RiSCiSO
- Formation: 1993
- Dissolved: 2005

= Risciso =

Former warez group

Risciso (/rɪsk aɪ ɛs oʊ/ or /,rɪsk 'aɪsoʊ/, also styled RiSCiSO) was an online warez group, founded in approximately 1993, dedicated to distributing newly released copyrighted software, games and movies. The acronym "RISC" stood for Rise in Superior Couriering, and "ISO" referred to a file format commonly used for the storage and transfer of disc images although the group RISC and RiSCiSO were two completely separate groups. The organization operated until the Operation Site Down raids in the summer of 2005. American authorities are still searching for the organization's ring leader Sean Patrick O'Toole, after he failed to appear in an American court in February 2006. He placed a call to his friend and group leader Sandy Fury, wishing her a happy birthday and an apology and then disappeared at Heathrow Airport.

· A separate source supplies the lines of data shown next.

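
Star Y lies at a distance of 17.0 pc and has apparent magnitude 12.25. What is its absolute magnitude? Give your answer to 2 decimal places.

M = m − 5 log₁₀(d/10 pc) = 12.25 − 5 log₁₀(17.0/10)
  = 12.25 − 5 × 0.230 = 12.25 − 1.15 = 11.10.

11.10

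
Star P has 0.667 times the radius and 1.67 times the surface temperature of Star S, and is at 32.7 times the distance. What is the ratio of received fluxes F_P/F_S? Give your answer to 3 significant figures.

L_P/L_S = (R_P/R_S)²(T_P/T_S)⁴ = (0.667)² × (1.67)⁴ = 3.460.
F_P/F_S = (L_P/L_S)/(d_P/d_S)² = 3.460 / (32.7)² = 0.003236.

0.00324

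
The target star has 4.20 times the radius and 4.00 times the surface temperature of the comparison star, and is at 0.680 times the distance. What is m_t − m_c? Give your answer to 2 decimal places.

L_t/L_c = (4.20)²(4.00)⁴ = 4516.
F_t/F_c = (L_t/L_c)/(d_t/d_c)² = 4516/0.4624 = 9766.
m_t − m_c = −2.5 log₁₀(9766) = -9.97.

-9.97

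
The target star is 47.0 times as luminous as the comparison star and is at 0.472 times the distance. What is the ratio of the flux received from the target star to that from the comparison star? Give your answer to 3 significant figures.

211

F = L/(4πd²), so F_t/F_c = (L_t/L_c) / (d_t/d_c)²
= 47.0 / (0.472)² = 47.0 / 0.2228 = 211.0.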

In all, a total of 19 individuals have been charged with a 15-count indictment brought by the U.S. Attorney's Office under Patrick Fitzgerald in U.S. District Court in Chicago. The lead prosecutor for the Government in this case was Assistant U.S. Attorney Pravin Rao.

As of May 2013, Sean O'Toole has not been apprehended, and the statute of limitations has passed. Linda Waldron remains a fugitive in her home in Barbados. In 2008, The executive editor of Wiley & Sons, publishers of Kevin Mitnick and Bruce Schneier books, were in talks with Fury about a publishing deal but another book on Piracy was released around that time and all plans stalled.

An FBI report released in 2011 showed that the materials available for download on one of Risciso's servers exceeded $6.5 million.